Up there on stage is a piece of furniture with which I have a great affinity. It is there to evoke the days of a grand hotel in the 1890s, but it’s actually not quite that old. I know that because it belonged to my grandparents, on my Dad’s side, so was more likely early 1900s, but very close indeed. It’s a tray mobile, perhaps of mahogany, perhaps of teak, a quaint piece from a past era, designed to sit neatly to the side but ready to be wheeled out as required, side pieces flipped up, to serve guests a wee dram or a spot of tea. It spent all of its life until the last few weeks in Newcastle where it served for decades in a room high on a hill looking out across Newcastle Harbour and watched over family adventures and the Stockton Bridge being built, and then moved to other Novocastrian locations as my parents did.

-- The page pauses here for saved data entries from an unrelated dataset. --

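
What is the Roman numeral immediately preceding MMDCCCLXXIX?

MMDCCCLXXIX = 2879; previous is 2878

MMDCCCLXXVIII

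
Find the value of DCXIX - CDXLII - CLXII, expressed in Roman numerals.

DCXIX = 619, CDXLII = 442, CLXII = 162
619 - 442 = 177
177 - 162 = 15

XV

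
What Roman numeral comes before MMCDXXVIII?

MMCDXXVIII = 2428, so the previous integer is 2428 - 1 = 2427

MMCDXXVII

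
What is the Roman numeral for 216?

Convert 216 to Roman numerals:
  216 contains 2×100 (CC)
  16 contains 1×10 (X)
  6 contains 1×5 (V)
  1 contains 1×1 (I)

CCXVI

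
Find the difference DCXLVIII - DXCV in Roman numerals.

DCXLVIII = 648
DXCV = 595
648 - 595 = 53

LIII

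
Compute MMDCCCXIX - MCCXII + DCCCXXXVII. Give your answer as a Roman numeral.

MMDCCCXIX = 2819, MCCXII = 1212, DCCCXXXVII = 837
2819 - 1212 = 1607
1607 + 837 = 2444

MMCDXLIV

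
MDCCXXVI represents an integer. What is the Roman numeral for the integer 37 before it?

MDCCXXVI = 1726
1726 - 37 = 1689

MDCLXXXIX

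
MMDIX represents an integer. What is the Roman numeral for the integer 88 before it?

MMDIX = 2509
2509 - 88 = 2421

MMCDXXI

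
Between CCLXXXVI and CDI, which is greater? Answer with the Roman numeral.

CCLXXXVI = 286
CDI = 401
401 is larger

CDI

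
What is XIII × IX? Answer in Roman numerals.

XIII = 13
IX = 9
13 × 9 = 117

CXVII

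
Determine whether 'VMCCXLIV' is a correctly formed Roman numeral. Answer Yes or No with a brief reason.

'VMCCXLIV': V should not appear more than once

No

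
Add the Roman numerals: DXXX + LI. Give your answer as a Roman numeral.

DXXX = 530
LI = 51
530 + 51 = 581

DLXXXI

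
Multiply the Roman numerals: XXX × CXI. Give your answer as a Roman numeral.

XXX = 30
CXI = 111
30 × 111 = 3330

MMMCCCXXX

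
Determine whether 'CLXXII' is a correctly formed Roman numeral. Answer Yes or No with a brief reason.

'CLXXII': Check the rules: uses only the symbols I, V, X, L, C, D, M; no symbol is repeated more than three times in a row; V, L and D each appear at most once; no smaller symbol precedes a larger one (values never increase from left to right). Value: C (100) + L (50) + X (10) + X (10) + I (1) + I (1) = 172. So it is a valid standard Roman numeral.

Yes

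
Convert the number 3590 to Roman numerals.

Convert 3590 to Roman numerals:
  3590 contains 3×1000 (MMM)
  590 contains 1×500 (D)
  90 contains 1×90 (XC)

MMMDXC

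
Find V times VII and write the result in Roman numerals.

V = 5
VII = 7
5 × 7 = 35

XXXV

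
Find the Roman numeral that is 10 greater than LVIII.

LVIII = 58
58 + 10 = 68

LXVIII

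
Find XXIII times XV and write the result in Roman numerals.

XXIII = 23
XV = 15
23 × 15 = 345

CCCXLV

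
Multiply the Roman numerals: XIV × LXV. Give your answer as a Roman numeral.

XIV = 14
LXV = 65
14 × 65 = 910

CMX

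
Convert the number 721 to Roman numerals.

Convert 721 to Roman numerals:
  721 contains 1×500 (D)
  221 contains 2×100 (CC)
  21 contains 2×10 (XX)
  1 contains 1×1 (I)

DCCXXI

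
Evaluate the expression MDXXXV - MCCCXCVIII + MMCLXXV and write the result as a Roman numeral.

MDXXXV = 1535, MCCCXCVIII = 1398, MMCLXXV = 2175
1535 - 1398 = 137
137 + 2175 = 2312

MMCCCXII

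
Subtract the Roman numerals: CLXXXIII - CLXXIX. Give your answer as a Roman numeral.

CLXXXIII = 183
CLXXIX = 179
183 - 179 = 4

IV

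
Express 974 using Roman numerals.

Convert 974 to Roman numerals:
  974 contains 1×900 (CM)
  74 contains 1×50 (L)
  24 contains 2×10 (XX)
  4 contains 1×4 (IV)

CMLXXIV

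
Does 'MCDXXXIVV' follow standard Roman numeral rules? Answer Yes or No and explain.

'MCDXXXIVV': V should not appear more than once

No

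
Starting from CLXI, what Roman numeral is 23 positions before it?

CLXI = 161
161 - 23 = 138

CXXXVIII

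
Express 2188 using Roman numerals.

Convert 2188 to Roman numerals:
  2188 contains 2×1000 (MM)
  188 contains 1×100 (C)
  88 contains 1×50 (L)
  38 contains 3×10 (XXX)
  8 contains 1×5 (V)
  3 contains 3×1 (III)

MMCLXXXVIII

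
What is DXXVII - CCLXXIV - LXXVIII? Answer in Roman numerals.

DXXVII = 527, CCLXXIV = 274, LXXVIII = 78
527 - 274 = 253
253 - 78 = 175

CLXXV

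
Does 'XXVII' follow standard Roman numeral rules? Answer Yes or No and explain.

'XXVII': Check the rules: uses only the symbols I, V, X, L, C, D, M; no symbol is repeated more than three times in a row; V, L and D each appear at most once; no smaller symbol precedes a larger one (values never increase from left to right). Value: X (10) + X (10) + V (5) + I (1) + I (1) = 27. So it is a valid standard Roman numeral.

Yes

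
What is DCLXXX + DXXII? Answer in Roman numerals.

DCLXXX = 680
DXXII = 522
680 + 522 = 1202

MCCII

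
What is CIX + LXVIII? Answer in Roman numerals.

CIX = 109
LXVIII = 68
109 + 68 = 177

CLXXVII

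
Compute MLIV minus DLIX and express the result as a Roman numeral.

MLIV = 1054
DLIX = 559
1054 - 559 = 495

CDXCV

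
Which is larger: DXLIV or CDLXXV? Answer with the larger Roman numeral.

DXLIV = 544
CDLXXV = 475
544 is larger

DXLIV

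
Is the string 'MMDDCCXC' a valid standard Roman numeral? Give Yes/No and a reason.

'MMDDCCXC': D should not appear more than once

No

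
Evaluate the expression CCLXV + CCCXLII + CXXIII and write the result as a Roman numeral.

CCLXV = 265, CCCXLII = 342, CXXIII = 123
265 + 342 = 607
607 + 123 = 730

DCCXXX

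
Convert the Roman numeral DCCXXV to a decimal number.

DCCXXV: D=500, C=100, C=100, X=10, X=10, V=5
500 + 100 + 100 + 10 + 10 + 5 = 725

725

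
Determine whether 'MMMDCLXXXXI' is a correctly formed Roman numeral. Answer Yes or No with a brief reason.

'MMMDCLXXXXI': More than 3 consecutive X's

No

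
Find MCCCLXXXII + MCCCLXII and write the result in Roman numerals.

MCCCLXXXII = 1382
MCCCLXII = 1362
1382 + 1362 = 2744

MMDCCXLIV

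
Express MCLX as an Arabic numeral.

MCLX: M=1000, C=100, L=50, X=10
1000 + 100 + 50 + 10 = 1160

1160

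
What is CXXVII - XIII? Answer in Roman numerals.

CXXVII = 127
XIII = 13
127 - 13 = 114

CXIV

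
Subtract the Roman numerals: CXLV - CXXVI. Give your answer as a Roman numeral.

CXLV = 145
CXXVI = 126
145 - 126 = 19

XIX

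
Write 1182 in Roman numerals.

Convert 1182 to Roman numerals:
  1182 contains 1×1000 (M)
  182 contains 1×100 (C)
  82 contains 1×50 (L)
  32 contains 3×10 (XXX)
  2 contains 2×1 (II)

MCLXXXII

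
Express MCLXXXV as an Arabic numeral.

MCLXXXV: M=1000, C=100, L=50, X=10, X=10, X=10, V=5
1000 + 100 + 50 + 10 + 10 + 10 + 5 = 1185

1185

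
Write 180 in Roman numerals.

Convert 180 to Roman numerals:
  180 contains 1×100 (C)
  80 contains 1×50 (L)
  30 contains 3×10 (XXX)

CLXXX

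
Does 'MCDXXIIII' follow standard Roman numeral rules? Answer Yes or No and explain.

'MCDXXIIII': More than 3 consecutive I's

No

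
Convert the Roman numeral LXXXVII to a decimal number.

LXXXVII: L=50, X=10, X=10, X=10, V=5, I=1, I=1
50 + 10 + 10 + 10 + 5 + 1 + 1 = 87

87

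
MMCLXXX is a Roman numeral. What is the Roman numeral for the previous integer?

MMCLXXX = 2180; previous is 2179

MMCLXXIX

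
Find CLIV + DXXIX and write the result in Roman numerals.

CLIV = 154
DXXIX = 529
154 + 529 = 683

DCLXXXIII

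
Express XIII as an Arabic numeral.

XIII: X=10, I=1, I=1, I=1
10 + 1 + 1 + 1 = 13

13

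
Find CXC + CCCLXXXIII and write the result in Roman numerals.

CXC = 190
CCCLXXXIII = 383
190 + 383 = 573

DLXXIII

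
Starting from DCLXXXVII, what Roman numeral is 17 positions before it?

DCLXXXVII = 687
687 - 17 = 670

DCLXX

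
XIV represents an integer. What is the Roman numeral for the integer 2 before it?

XIV = 14
14 - 2 = 12

XII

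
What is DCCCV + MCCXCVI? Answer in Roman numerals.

DCCCV = 805
MCCXCVI = 1296
805 + 1296 = 2101

MMCI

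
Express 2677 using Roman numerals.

Convert 2677 to Roman numerals:
  2677 contains 2×1000 (MM)
  677 contains 1×500 (D)
  177 contains 1×100 (C)
  77 contains 1×50 (L)
  27 contains 2×10 (XX)
  7 contains 1×5 (V)
  2 contains 2×1 (II)

MMDCLXXVII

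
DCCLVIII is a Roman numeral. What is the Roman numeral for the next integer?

DCCLVIII = 758; next is 759

DCCLIX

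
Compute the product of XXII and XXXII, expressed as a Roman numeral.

XXII = 22
XXXII = 32
22 × 32 = 704

DCCIV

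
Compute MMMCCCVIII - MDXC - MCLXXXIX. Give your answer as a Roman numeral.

MMMCCCVIII = 3308, MDXC = 1590, MCLXXXIX = 1189
3308 - 1590 = 1718
1718 - 1189 = 529

DXXIX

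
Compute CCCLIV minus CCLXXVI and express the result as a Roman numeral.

CCCLIV = 354
CCLXXVI = 276
354 - 276 = 78

LXXVIII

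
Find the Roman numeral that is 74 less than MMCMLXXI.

MMCMLXXI = 2971
2971 - 74 = 2897

MMDCCCXCVII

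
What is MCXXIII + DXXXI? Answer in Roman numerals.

MCXXIII = 1123
DXXXI = 531
1123 + 531 = 1654

MDCLIV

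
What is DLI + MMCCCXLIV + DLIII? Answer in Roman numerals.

DLI = 551, MMCCCXLIV = 2344, DLIII = 553
551 + 2344 = 2895
2895 + 553 = 3448

MMMCDXLVIII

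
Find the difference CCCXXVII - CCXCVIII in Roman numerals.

CCCXXVII = 327
CCXCVIII = 298
327 - 298 = 29

XXIX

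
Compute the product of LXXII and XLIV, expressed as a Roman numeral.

LXXII = 72
XLIV = 44
72 × 44 = 3168

MMMCLXVIII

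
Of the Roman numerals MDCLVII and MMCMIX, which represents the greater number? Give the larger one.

MDCLVII = 1657
MMCMIX = 2909
2909 is larger

MMCMIX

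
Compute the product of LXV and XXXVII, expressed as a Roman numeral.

LXV = 65
XXXVII = 37
65 × 37 = 2405

MMCDV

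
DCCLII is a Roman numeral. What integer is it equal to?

DCCLII: D=500, C=100, C=100, L=50, I=1, I=1
500 + 100 + 100 + 50 + 1 + 1 = 752

752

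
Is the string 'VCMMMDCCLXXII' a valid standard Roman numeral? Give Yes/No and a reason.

'VCMMMDCCLXXII': Invalid subtractive combination: VC

No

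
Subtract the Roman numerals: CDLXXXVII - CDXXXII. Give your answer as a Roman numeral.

CDLXXXVII = 487
CDXXXII = 432
487 - 432 = 55

LV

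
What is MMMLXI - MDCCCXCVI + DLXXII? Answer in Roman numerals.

MMMLXI = 3061, MDCCCXCVI = 1896, DLXXII = 572
3061 - 1896 = 1165
1165 + 572 = 1737

MDCCXXXVII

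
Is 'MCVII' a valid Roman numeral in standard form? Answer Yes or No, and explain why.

'MCVII': Check the rules: uses only the symbols I, V, X, L, C, D, M; no symbol is repeated more than three times in a row; V, L and D each appear at most once; no smaller symbol precedes a larger one (values never increase from left to right). Value: M (1000) + C (100) + V (5) + I (1) + I (1) = 1107. So it is a valid standard Roman numeral.

Yes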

I have an affliction where I find it incredibly difficult to part with items from my past, or the past of my family. When we moved Mum out of her house recently, we rehoused much but I had trouble parting with this piece. I couldn’t fit it in my house and I knew I had to let it go, having kept too much from parents and grandparents already, so when a lovely girl from a local theatre company in Canberra needed a stage prop, I knew it was time to move it on. 

It seemed fitting that it’s now seeing life on the stage of the small and charming Courtyard Studio, the smallest of the three theatres at the Canberra Theatre Centre. The same theatre where many years ago my own daughter spent weeks of her youth treading the boards with Free Rain Theatre, first as a 10 year old ‘Scout Finch’ and then a tragic and disabled ‘Joe Egg’. My dad loved watching her perform in those plays. It seems a fitting and serendipitous way to farewell a piece of my family history, in a new role. (Although, it must be said that I don’t think he would have enjoyed those naked bodies romping around the stage. Not at all. Perhaps it’s just as well that the tray mobile was covered with a tablecloth, so it couldn’t see all that was going on around it.)

I hope that piece of furniture continues to live a useful and interesting life, and maybe one day again house a lovely set of Stuart crystal glasses and a decanter, just as it did in days gone by.

The Judas Kiss is on at the Canberra Theatre Centre until 5 August.

It’s worth catching. If you do, give a little wave to that old tray mobile at which Oscar Wilde takes his lobster lunch.